Figure 2: Illustration of the evaporating planet passing the stellar disk from left to right. The stellar disk is represented by a Solar Dynamics observation in the 1600 Angstrom band. The different cases show the shape of the planetary tail for different orbital positions, i.e., different stellar wind conditions.

Stellar Wind Conditions The Engines of the Roller Coaster

As can be seen in Figure 2, the simulations show that for random orbital phases, the tail of the planet can have completely different shapes. Sometimes the outflow is narrower around the planet (case 2), and sometimes it looks more like long hair blown away by the wind while riding a super-fast roller coaster (case 1). The authors found that the variations occur in periods of a few hours. Moreover, the stellar wind changes over a few orbital periods from our perspective. This makes it super difficult to make good predictions for observers. It is generally difficult to interpret the spectra correctly if you have no idea what to expect. 

The main conclusion is that the shape and velocity of the gas leaving the planet’s atmosphere varies with the conditions of the stellar wind and thus with the orbital position of the planet. The interaction with the stellar wind makes the planetary outflow highly asymmetric.

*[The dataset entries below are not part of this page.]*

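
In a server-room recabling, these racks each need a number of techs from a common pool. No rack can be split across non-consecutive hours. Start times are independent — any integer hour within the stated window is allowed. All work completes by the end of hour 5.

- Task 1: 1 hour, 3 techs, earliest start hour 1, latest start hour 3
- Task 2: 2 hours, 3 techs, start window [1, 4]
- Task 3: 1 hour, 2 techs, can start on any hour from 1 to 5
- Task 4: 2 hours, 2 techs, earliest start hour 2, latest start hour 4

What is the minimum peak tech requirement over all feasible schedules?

4

Early-start (Task 1@1, Task 2@1, Task 3@1, Task 4@2) gives peak 8: h1:8  h2:5  h3:2  h4:0  h5:0.
Shift Task 2→2, Task 3→4, Task 4→4.
Schedule Task 1@1, Task 2@2, Task 3@4, Task 4@4: h1:3  h2:3  h3:3  h4:4  h5:2 — peak 4.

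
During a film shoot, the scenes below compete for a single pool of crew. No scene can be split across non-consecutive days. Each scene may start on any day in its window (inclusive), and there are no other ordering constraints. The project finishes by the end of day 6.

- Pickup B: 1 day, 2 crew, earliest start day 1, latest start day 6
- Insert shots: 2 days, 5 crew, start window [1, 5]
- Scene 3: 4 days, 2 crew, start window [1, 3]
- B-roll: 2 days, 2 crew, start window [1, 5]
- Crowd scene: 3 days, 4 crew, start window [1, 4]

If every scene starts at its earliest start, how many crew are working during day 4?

2

At early start, day 4 has: Scene 3.
Demand: 2 = 2.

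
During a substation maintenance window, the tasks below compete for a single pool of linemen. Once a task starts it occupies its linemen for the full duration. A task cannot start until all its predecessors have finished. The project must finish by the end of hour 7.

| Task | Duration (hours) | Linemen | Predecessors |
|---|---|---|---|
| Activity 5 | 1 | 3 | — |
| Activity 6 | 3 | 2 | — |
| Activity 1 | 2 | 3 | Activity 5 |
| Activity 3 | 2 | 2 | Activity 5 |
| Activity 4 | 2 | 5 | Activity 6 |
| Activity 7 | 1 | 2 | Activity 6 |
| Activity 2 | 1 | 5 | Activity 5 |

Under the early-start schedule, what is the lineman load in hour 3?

At early start, hour 3 has: Activity 6, Activity 1, Activity 3.
Demand: 2 + 3 + 2 = 7.

7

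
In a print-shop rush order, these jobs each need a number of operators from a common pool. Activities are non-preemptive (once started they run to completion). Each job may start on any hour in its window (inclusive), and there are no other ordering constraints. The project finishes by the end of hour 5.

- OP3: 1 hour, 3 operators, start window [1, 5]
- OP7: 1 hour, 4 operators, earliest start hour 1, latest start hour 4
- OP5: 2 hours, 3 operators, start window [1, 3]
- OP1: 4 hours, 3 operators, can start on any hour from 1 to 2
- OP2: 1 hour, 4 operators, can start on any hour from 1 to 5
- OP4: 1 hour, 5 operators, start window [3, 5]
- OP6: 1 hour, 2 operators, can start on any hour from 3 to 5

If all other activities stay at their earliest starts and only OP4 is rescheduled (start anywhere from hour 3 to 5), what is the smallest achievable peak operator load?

17

OP4@3: h1:17  h2:6  h3:10  h4:3  h5:0 → peak 17
OP4@4: h1:17  h2:6  h3:5  h4:8  h5:0 → peak 17
OP4@5: h1:17  h2:6  h3:5  h4:3  h5:5 → peak 17
Best is OP4@3, peak 17.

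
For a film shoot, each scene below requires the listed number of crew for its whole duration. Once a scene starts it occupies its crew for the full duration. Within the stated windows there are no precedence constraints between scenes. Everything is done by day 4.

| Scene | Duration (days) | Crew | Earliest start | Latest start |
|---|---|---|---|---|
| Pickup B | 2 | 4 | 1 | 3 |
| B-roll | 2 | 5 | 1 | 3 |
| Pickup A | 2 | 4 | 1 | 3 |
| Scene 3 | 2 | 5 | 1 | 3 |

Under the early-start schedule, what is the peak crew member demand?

18

Early-start schedule: Pickup B@1, B-roll@1, Pickup A@1, Scene 3@1.
Load per day: day 1: 18, day 2: 18, day 3: 0, day 4: 0.
Peak is 18.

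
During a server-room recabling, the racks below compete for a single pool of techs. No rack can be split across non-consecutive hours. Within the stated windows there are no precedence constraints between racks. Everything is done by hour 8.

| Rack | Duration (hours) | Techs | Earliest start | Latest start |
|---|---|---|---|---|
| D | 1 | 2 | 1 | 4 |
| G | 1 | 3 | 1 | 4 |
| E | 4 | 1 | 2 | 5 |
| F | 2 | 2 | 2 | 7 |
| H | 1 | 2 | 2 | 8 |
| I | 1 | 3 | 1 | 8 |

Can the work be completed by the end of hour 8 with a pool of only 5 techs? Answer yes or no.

yes

Schedule D@1, G@2, E@3, F@3, H@5, I@7: h1:2  h2:3  h3:3  h4:3  h5:3  h6:1  h7:3  h8:0 — peak 3 ≤ 5.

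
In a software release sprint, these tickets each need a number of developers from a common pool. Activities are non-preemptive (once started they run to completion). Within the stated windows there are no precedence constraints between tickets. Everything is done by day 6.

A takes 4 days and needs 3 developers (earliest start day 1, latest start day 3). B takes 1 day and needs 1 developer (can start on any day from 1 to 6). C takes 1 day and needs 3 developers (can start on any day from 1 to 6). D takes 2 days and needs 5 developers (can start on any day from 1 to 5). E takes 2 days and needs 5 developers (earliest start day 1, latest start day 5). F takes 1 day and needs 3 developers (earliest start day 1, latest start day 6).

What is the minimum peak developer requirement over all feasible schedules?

8

Early-start (A@1, B@1, C@1, D@1, E@1, F@1) gives peak 20: d1:20  d2:13  d3:3  d4:3  d5:0  d6:0.
Shift D→2, E→4, F→5.
Schedule A@1, B@1, C@1, D@2, E@4, F@5: d1:7  d2:8  d3:8  d4:8  d5:8  d6:0 — peak 8.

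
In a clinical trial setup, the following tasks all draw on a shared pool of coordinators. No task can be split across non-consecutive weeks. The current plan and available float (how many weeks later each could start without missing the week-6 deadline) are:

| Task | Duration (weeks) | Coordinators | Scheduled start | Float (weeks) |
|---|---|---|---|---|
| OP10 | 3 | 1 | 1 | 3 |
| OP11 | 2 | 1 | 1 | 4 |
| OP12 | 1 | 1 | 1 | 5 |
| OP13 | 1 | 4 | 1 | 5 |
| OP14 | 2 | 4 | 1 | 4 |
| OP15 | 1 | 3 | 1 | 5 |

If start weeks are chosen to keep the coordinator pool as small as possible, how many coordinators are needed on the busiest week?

4

Early-start (OP10@1, OP11@1, OP12@1, OP13@1, OP14@1, OP15@1) gives peak 14: w1:14  w2:6  w3:1  w4:0  w5:0  w6:0.
Shift OP13→4, OP14→5, OP15→3.
Schedule OP10@1, OP11@1, OP12@1, OP13@4, OP14@5, OP15@3: w1:3  w2:2  w3:4  w4:4  w5:4  w6:4 — peak 4.
Total coordinator-weeks = 21 over 6 weeks ⇒ peak ≥ ⌈21/6⌉ = 4, so 4 is optimal.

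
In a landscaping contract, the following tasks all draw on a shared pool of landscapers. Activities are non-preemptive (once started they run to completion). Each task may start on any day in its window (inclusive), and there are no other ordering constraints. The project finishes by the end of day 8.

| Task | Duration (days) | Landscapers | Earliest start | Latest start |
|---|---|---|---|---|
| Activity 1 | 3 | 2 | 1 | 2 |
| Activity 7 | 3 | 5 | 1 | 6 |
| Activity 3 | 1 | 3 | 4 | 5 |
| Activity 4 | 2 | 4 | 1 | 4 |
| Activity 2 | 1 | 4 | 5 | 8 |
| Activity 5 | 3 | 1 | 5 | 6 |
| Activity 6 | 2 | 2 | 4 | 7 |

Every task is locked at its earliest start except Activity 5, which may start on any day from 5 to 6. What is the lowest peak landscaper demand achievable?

Activity 5@5: d1:11  d2:11  d3:7  d4:5  d5:7  d6:1  d7:1  d8:0 → peak 11
Activity 5@6: d1:11  d2:11  d3:7  d4:5  d5:6  d6:1  d7:1  d8:1 → peak 11
Best is Activity 5@5, peak 11.

11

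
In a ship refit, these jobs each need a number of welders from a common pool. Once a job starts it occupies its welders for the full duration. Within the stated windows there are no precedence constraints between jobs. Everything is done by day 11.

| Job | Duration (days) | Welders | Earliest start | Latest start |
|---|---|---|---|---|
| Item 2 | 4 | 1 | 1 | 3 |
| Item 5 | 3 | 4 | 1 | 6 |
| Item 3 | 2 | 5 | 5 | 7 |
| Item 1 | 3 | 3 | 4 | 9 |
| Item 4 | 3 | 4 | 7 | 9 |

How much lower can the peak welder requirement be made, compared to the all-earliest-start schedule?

Early-start peak: d1:5  d2:5  d3:5  d4:4  d5:8  d6:8  d7:4  d8:4  d9:4  d10:0  d11:0 ⇒ 8.
Leveled (Item 2@1, Item 5@1, Item 3@7, Item 1@4, Item 4@9): d1:5  d2:5  d3:5  d4:4  d5:3  d6:3  d7:5  d8:5  d9:4  d10:4  d11:4 ⇒ 5.
Reduction 8 − 5 = 3.

3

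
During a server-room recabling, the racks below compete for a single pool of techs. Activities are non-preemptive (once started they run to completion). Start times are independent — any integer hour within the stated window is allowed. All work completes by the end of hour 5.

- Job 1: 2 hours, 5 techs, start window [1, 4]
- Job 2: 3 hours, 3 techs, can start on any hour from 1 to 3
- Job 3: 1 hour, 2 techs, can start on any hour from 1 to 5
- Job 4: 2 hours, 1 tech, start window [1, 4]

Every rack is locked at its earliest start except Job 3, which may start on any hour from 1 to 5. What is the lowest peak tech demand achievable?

9

Job 3@1: h1:11  h2:9  h3:3  h4:0  h5:0 → peak 11
Job 3@2: h1:9  h2:11  h3:3  h4:0  h5:0 → peak 11
Job 3@3: h1:9  h2:9  h3:5  h4:0  h5:0 → peak 9
Job 3@4: h1:9  h2:9  h3:3  h4:2  h5:0 → peak 9
Job 3@5: h1:9  h2:9  h3:3  h4:0  h5:2 → peak 9
Best is Job 3@3, peak 9.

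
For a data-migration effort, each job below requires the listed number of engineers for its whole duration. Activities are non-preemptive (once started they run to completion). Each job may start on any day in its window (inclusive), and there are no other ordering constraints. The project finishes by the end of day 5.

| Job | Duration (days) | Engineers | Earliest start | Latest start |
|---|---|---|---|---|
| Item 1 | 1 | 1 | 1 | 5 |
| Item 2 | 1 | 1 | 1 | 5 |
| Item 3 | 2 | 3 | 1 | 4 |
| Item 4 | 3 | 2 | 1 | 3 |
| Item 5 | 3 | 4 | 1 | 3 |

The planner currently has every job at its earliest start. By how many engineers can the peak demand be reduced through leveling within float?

5

Early-start peak: d1:11  d2:9  d3:6  d4:0  d5:0 ⇒ 11.
Leveled (Item 1@1, Item 2@1, Item 3@1, Item 4@2, Item 5@3): d1:5  d2:5  d3:6  d4:6  d5:4 ⇒ 6.
Reduction 11 − 6 = 5.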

How does this affect a transit observation?

The observation of the Lyman-alpha absorption line during a transit of such a planet would show highly temporal variations. We should be careful in its interpretation, especially when we stack several observations of different time stamps. However, the shape and position of the Lyman-alpha absorption line profile allows us to draw conclusions about the outflow’s characteristics.

How does this affect the evolution of the planet?

If the planet is hosted by a magnetically active star, atmospheric outflow could be accelerated, leading to faster atmospheric depletion. These planets are probably not a good place to find life.